I’ve done some preliminary testing with the remote build cache, using a plain Artifactory repo, but that’s not a terribly ideal solution - I’m trying to push the ball forward on something like Gradle Enterprise, something that has cache expiration policy, etc. But even with just the local build cache, there’s still some really nice wins. One example is branch switching. There are often multiple versions that require support (think service packs), and it’s not unusual to switch back and forth between versions using Git branching to accomplish this. With a local build cache, the recompilation costs around this are extremely minimal.
I haven’t experimented with creating custom cacheable tasks yet. For my use case, thankfully, everything on the path of ‘gradlew build’ so far is a case where you all already did the hard work.
@rhencke FWIW, I’d encourage you to start playing with remote cache as soon as you can. I got local caching up and working in a manner of minutes, but once you go cross-platform or try to push task outputs from a build/CI machine and then read them locally, lots of stuff can go haywire!
It’s totally worth the investment though to keep investigating; it’s flushing out a lot of bugs in my code. You can read more about my experience here.
Here’s an example of a test I built last week to compare the hash of a task when run from different directories. I have to obfuscate a few of the details, and technically it doesn’t use build caching at all, but rather compares the content of the resulting info-level log message that starts with Cache key for task when build caching is enabled. Enjoy
class MyPluginCacheabilityTest extends ... {
/**
* For this test only, we override GradleRunner's TestKitDir property with a randomly generated folder.

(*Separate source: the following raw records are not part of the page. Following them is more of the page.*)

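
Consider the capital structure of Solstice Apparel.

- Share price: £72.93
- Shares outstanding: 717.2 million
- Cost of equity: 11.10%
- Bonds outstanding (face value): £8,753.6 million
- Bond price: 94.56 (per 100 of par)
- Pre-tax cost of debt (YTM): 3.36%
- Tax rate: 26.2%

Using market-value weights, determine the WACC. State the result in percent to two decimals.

9.92%

Market value of equity E = 72.93 × 717.2m = 52305.396m. Market value of debt D = 8753.6m × 94.56/100 = 8277.40416m.
Total capital V = 52305.396 + 8277.40416 = 60582.80016.
Equity: weight = 52305.396/60582.80016 = 0.8634; cost = 11.1%.
Bonds outstanding: weight = 8277.40416/60582.80016 = 0.1366; after-tax cost = 3.36% × (1 − 26.2%) = 2.4797%.
WACC = 0.8634 × 11.1000% + 0.1366 × 2.4797% = 9.9222%.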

* This ensures the local cache does not linger for subsequent test runs.
*/
@Rule
public final TemporaryFolder testKitDir = new TemporaryFolder()
@Rule
public final TemporaryFolder testProjectDir = new TemporaryFolder()
@Rule
public final TemporaryFolder additionalTestProjectDir = new TemporaryFolder()
/**
* Creates two identical project folders with the same resources and buildscript
*/
@Before
void beforeMethod() {
[testProjectDir, additionalTestProjectDir].each { target ->
//copy or create your identical build sources here
}
buildScript << '''
apply plugin: 'your plugin'
repositories {
...
}
dependencies {
...
}
//other setup specific to your plugin
}
'''
//make a copy of the buildscript in the additional testkit dir
additionalTestProjectDir.newFile('build.gradle') << buildScript.getText(StandardCharsets.UTF_8.toString())
}
@Test
void 'Run same build from two different directories; assert task hash is equal'() {
GradleRunner runner = GradleRunner.create()
.withProjectDir(testProjectDir.root)
.withTestKitDir(testKitDir.root)
.withPluginClasspath()
.withGradleVersion('3.5')
.withArguments('myTask', '--build-cache', '-i')

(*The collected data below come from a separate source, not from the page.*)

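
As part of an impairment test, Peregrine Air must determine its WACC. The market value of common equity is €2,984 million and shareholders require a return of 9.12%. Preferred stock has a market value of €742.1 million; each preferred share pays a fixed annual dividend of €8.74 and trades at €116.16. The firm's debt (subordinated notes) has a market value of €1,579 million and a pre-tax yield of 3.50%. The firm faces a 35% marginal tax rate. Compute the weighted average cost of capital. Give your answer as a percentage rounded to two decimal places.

Cost of preferred: Rp = 8.74 / 116.16 = 7.5241%.
Total capital V = 2984 + 742.1 + 1579 = 5305.1.
Equity: weight = 2984/5305.1 = 0.5625; cost = 9.12%.
Preferred: weight = 742.1/5305.1 = 0.1399; cost = 7.5241%.
Subordinated notes: weight = 1579/5305.1 = 0.2976; after-tax cost = 3.5% × (1 − 35%) = 2.2750%.
WACC = 0.5625 × 9.1200% + 0.1399 × 7.5241% + 0.2976 × 2.2750% = 6.8594%.

6.86%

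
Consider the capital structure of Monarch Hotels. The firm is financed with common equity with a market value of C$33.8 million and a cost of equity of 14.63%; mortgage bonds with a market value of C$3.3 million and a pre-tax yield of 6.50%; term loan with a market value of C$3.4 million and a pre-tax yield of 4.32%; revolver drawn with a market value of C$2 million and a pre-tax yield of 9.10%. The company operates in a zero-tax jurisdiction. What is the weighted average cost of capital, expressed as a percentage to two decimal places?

12.91%

Total capital V = 33.8 + 3.3 + 3.4 + 2 = 42.5.
Equity: weight = 33.8/42.5 = 0.7953; cost = 14.63%.
Mortgage bonds: weight = 3.3/42.5 = 0.0776; after-tax cost = 6.5% × (1 − 0%) = 6.5000%.
Term loan: weight = 3.4/42.5 = 0.0800; after-tax cost = 4.32% × (1 − 0%) = 4.3200%.
Revolver drawn: weight = 2/42.5 = 0.0471; after-tax cost = 9.1% × (1 − 0%) = 9.1000%.
WACC = 0.7953 × 14.6300% + 0.0776 × 6.5000% + 0.0800 × 4.3200% + 0.0471 × 9.1000% = 12.9137%.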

BuildResult result = runner.build()
String firstExecutionCacheKey = getCacheKeyFromBuildResult(result)
runner = GradleRunner.create()
.withProjectDir(additionalTestProjectDir.root) // this line is critical. If your plugin/task is path-sensitive, running it this way should shake out cache misses
.withTestKitDir(testKitDir.root)
.withPluginClasspath()
.withGradleVersion('3.5')
.withArguments('myTask', '--build-cache', '-i')
result = runner.build()
String secondExecutionCacheKey = getCacheKeyFromBuildResult(result)
assertThat(firstExecutionCacheKey)
.as('Expected cache keys to be equal if path sensitivity is set correctly')
.isEqualTo(secondExecutionCacheKey)
}
private static String getCacheKeyFromBuildResult(BuildResult result) {
List<String> matchingLines = result.output.readLines().findAll { it.startsWith('Cache key for task \':genXmlSources\' is ') }
assertThat(matchingLines)
.as('there should only be one cache key calculated for this task in this build invocation')
.hasSize(1)
return matchingLines.first()
}
}
Thank you for the interesting statistics after migration to Gradle.
Did you use Maven previously? I am curios because I am also planning to migrate for some of the projects so I am interested about performance benefits.